The first thought that struck me about Davis was that if I had never known her name or seen her picture on the back of the book, I would still have known her for a woman. Her voice is very feminine, by which I mean that her observations strike me as observations that only a woman would make. I'm a big believer that while men and women are certainly equal, we are certainly very different (thank God!). This is never more manifest than in our thought patterns and use of language. Davis thinks like a woman, writes like a woman, but she does so casually, without needing to make a big splashy "I am woman! RAWR!" statement. For example, in "Another Underwater Conversation", she reflects on the way girlfriends will replay, analyze and break down every conversation between their friend and her lover. "...You turn / your good ear. Sometimes you don't want to hear / the way he f***ed her before calling / the whole thing off, oh, the replay, the revival..." (11).

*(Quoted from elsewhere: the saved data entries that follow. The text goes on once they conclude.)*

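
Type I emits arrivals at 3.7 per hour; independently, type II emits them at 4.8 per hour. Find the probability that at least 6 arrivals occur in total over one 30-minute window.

0.2551

Independent Poisson processes superpose: combined rate λ = 3.7 + 4.8 = 8.5 per hour.
Over the interval, μ = 8.5 × 0.5 = 4.25 (a 30-minute window = 0.5 hours).
P(N ≥ 6) = 1 − P(N ≤ 5) ≈ 0.2551.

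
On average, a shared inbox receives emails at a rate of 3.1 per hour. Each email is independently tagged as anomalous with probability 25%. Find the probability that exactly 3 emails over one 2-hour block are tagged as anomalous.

0.1317

Thinning: the emails that are tagged as anomalous themselves form a Poisson process with rate 0.25 × 3.1 = 0.775 per hour.
Over the interval, μ = 0.775 × 2 = 1.55 (a 2-hour block = 2 hours).
P(N = 3) = e^(−1.55) · 1.55^3/3! ≈ 0.1317.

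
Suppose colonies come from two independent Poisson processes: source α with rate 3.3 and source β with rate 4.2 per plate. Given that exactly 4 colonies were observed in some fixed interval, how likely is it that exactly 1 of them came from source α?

0.3091

Given the total, each event is independently from source α with probability p = λ_α/(λ_α+λ_β) = 3.3/7.5 = 0.4400.
So K ~ Binomial(4, 3.3/7.5): P(K = 1) = C(4,1) · (3.3/7.5)^1 · (4.2/7.5)^3 ≈ 0.3091.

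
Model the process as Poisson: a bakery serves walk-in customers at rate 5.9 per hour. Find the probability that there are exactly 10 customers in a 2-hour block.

Over the interval, μ = 5.9 × 2 = 11.8 (a 2-hour block = 2 hours).
P(N = 10) = e^(−μ) μ^10/10! = e^(−11.8) · 11.8^10/3628800 ≈ 0.1082.

0.1082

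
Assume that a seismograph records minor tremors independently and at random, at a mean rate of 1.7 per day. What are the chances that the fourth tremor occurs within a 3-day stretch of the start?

Over the interval, μ = 1.7 × 3 = 5.1 (a 3-day stretch = 3 days).
The fourth arrival falls in the interval iff at least 4 events occur there: P(S_4 ≤ t) = P(N ≥ 4) = 1 − P(N ≤ 3) ≈ 0.7487.

0.7487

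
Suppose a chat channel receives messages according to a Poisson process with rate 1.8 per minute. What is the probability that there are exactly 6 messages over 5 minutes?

Over the interval, μ = 1.8 × 5 = 9 (5 minutes).
P(N = 6) = e^(−μ) μ^6/6! = e^(−9) · 9^6/720 ≈ 0.0911.

0.0911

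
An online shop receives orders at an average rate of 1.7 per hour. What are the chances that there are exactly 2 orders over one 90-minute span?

Over the interval, μ = 1.7 × 1.5 = 2.55 (a 90-minute span = 1.5 hours).
P(N = 2) = e^(−μ) μ^2/2! = e^(−2.55) · 2.55^2/2 ≈ 0.2539.

0.2539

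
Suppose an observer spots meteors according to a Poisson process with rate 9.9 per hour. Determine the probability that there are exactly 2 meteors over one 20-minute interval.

0.2008

Over the interval, μ = 9.9 × 1/3 = 3.3 (a 20-minute interval = 1/3 hours).
P(N = 2) = e^(−μ) μ^2/2! = e^(−3.3) · 3.3^2/2 ≈ 0.2008.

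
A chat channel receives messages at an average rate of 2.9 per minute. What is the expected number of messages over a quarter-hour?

43.5

E[N] = λt = 2.9 × 15 = 43.5 (a quarter-hour = 15 minutes).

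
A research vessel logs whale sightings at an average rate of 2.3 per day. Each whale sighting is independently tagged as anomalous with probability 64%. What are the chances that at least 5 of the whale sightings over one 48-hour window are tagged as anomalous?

0.1754

Thinning: the whale sightings that are tagged as anomalous themselves form a Poisson process with rate 0.64 × 2.3 = 1.472 per day.
Over the interval, μ = 1.472 × 2 = 2.944 (a 48-hour window = 2 days).
P(N ≥ 5) = 1 − P(N ≤ 4) ≈ 0.1754.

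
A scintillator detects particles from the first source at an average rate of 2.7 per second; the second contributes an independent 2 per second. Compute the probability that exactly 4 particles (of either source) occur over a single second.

0.1849

Independent Poisson processes superpose: combined rate λ = 2.7 + 2 = 4.7 per second.
So μ = 4.7.
P(N = 4) = e^(−4.7) · 4.7^4/4! ≈ 0.1849.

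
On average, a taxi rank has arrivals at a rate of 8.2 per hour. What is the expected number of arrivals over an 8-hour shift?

E[N] = λt = 8.2 × 8 = 65.6 (an 8-hour shift = 8 hours).

65.6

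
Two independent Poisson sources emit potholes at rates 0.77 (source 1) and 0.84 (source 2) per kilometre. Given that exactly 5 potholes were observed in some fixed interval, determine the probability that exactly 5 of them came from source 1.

0.0250

Given the total, each event is independently from source 1 with probability p = λ_1/(λ_1+λ_2) = 0.77/1.61 ≈ 0.4783.
So K ~ Binomial(5, 0.77/1.61): P(K = 5) = C(5,5) · (0.77/1.61)^5 · (0.84/1.61)^0 ≈ 0.0250.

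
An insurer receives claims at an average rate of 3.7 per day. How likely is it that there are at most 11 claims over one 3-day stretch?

Over the interval, μ = 3.7 × 3 = 11.1 (a 3-day stretch = 3 days).
P(N ≤ 11) = Σ_{j=0}^{11} e^(−μ) μ^j/j! ≈ 0.5673.

0.5673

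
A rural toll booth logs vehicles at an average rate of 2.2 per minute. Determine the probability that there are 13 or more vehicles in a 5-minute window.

0.3113

Over the interval, μ = 2.2 × 5 = 11 (a 5-minute window = 5 minutes).
P(N ≥ 13) = 1 − P(N ≤ 12) = 1 − Σ_{j=0}^{12} e^(−μ) μ^j/j! ≈ 0.3113.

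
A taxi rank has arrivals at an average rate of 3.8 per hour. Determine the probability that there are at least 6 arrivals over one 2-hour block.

Over the interval, μ = 3.8 × 2 = 7.6 (a 2-hour block = 2 hours).
P(N ≥ 6) = 1 − P(N ≤ 5) = 1 − Σ_{j=0}^{5} e^(−μ) μ^j/j! ≈ 0.7693.

0.7693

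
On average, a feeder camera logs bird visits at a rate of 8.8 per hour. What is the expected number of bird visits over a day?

211.2

E[N] = λt = 8.8 × 24 = 211.2 (a day = 24 hours).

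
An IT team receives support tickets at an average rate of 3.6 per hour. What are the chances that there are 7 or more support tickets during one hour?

0.0733

With mean μ = 3.6 per hour,
P(N ≥ 7) = 1 − P(N ≤ 6) = 1 − Σ_{j=0}^{6} e^(−μ) μ^j/j! ≈ 0.0733.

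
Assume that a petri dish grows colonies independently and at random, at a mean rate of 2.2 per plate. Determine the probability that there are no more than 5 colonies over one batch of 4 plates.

Over the interval, μ = 2.2 × 4 = 8.8 (a batch of 4 plates = 4 plates).
P(N ≤ 5) = Σ_{j=0}^{5} e^(−μ) μ^j/j! ≈ 0.1284.

0.1284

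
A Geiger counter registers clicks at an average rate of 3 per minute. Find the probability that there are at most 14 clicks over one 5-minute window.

0.4657

Over the interval, μ = 3 × 5 = 15 (a 5-minute window = 5 minutes).
P(N ≤ 14) = Σ_{j=0}^{14} e^(−μ) μ^j/j! ≈ 0.4657.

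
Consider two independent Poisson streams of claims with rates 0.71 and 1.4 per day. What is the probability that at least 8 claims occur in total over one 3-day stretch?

0.3026

Independent Poisson processes superpose: combined rate λ = 0.71 + 1.4 = 2.11 per day.
Over the interval, μ = 2.11 × 3 = 6.33 (a 3-day stretch = 3 days).
P(N ≥ 8) = 1 − P(N ≤ 7) ≈ 0.3026.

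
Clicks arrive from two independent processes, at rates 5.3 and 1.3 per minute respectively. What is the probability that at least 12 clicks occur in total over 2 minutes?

0.6668

Independent Poisson processes superpose: combined rate λ = 5.3 + 1.3 = 6.6 per minute.
Over the interval, μ = 6.6 × 2 = 13.2 (2 minutes).
P(N ≥ 12) = 1 − P(N ≤ 11) ≈ 0.6668.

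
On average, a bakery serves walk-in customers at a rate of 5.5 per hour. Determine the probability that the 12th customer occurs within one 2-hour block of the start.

Over the interval, μ = 5.5 × 2 = 11 (a 2-hour block = 2 hours).
The 12th arrival falls in the interval iff at least 12 events occur there: P(S_12 ≤ t) = P(N ≥ 12) = 1 − P(N ≤ 11) ≈ 0.4207.

0.4207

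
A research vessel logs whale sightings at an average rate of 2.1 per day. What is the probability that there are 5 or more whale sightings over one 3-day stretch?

0.7531

Over the interval, μ = 2.1 × 3 = 6.3 (a 3-day stretch = 3 days).
P(N ≥ 5) = 1 − P(N ≤ 4) = 1 − Σ_{j=0}^{4} e^(−μ) μ^j/j! ≈ 0.7531.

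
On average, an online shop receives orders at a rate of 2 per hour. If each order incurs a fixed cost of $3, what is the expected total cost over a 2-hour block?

E[N] = 2 × 2 = 4 (a 2-hour block = 2 hours); E[cost] = 4 × $3 = $12.

$12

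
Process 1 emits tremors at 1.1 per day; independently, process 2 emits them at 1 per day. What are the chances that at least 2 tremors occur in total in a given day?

Independent Poisson processes superpose: combined rate λ = 1.1 + 1 = 2.1 per day.
So μ = 2.1.
P(N ≥ 2) = 1 − P(N ≤ 1) ≈ 0.6204.

0.6204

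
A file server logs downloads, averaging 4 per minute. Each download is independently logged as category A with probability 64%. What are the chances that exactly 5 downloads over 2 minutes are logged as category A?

Thinning: the downloads that are logged as category A themselves form a Poisson process with rate 0.64 × 4 = 2.56 per minute.
Over the interval, μ = 2.56 × 2 = 5.12 (2 minutes).
P(N = 5) = e^(−5.12) · 5.12^5/5! ≈ 0.1752.

0.1752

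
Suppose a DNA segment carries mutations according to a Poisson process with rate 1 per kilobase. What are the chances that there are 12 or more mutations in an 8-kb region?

Over the interval, μ = 1 × 8 = 8 (an 8-kb region = 8 kilobases).
P(N ≥ 12) = 1 − P(N ≤ 11) = 1 − Σ_{j=0}^{11} e^(−μ) μ^j/j! ≈ 0.1119.

0.1119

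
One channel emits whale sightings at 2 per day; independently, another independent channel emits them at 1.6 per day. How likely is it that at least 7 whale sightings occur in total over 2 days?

Independent Poisson processes superpose: combined rate λ = 2 + 1.6 = 3.6 per day.
Over the interval, μ = 3.6 × 2 = 7.2 (2 days).
P(N ≥ 7) = 1 − P(N ≤ 6) ≈ 0.5796.

0.5796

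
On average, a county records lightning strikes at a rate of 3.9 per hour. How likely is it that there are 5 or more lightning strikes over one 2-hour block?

0.8883

Over the interval, μ = 3.9 × 2 = 7.8 (a 2-hour block = 2 hours).
P(N ≥ 5) = 1 − P(N ≤ 4) = 1 − Σ_{j=0}^{4} e^(−μ) μ^j/j! ≈ 0.8883.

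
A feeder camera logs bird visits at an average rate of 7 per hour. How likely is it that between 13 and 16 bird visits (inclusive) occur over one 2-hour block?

Over the interval, μ = 7 × 2 = 14 (a 2-hour block = 2 hours).
P(13 ≤ N ≤ 16) = Σ_{j=13}^{16} e^(−14) · 14^j/j! ≈ 0.3975.

0.3975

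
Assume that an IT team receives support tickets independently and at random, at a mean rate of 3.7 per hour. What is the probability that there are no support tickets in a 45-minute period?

Over the interval, μ = 3.7 × 0.75 = 2.775 (a 45-minute period = 0.75 hours).
P(N = 0) = e^(−μ) μ^0/0! = e^(−2.775) · 2.775^0/1 ≈ 0.0623.

0.0623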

In "Thirty Years Rising", she references her own past relationship analysis, and how those experiences have shaped her. "...each man / with a car and a wife, the ones I slept with / and arranged, neatly, like a newly laid / subdivision" (35). Though men may, from time to time, engage in such types of thoughts and analysis, women are notorious for it. I like that Davis reflects these things in her work, it makes her more approachable.

There are a few motifs that surface again and again throughout the entire book. These reoccurring images and metaphors aid in tying the separate poems together into an organic whole. Birds are a big one, as are sleep, dreams and cold.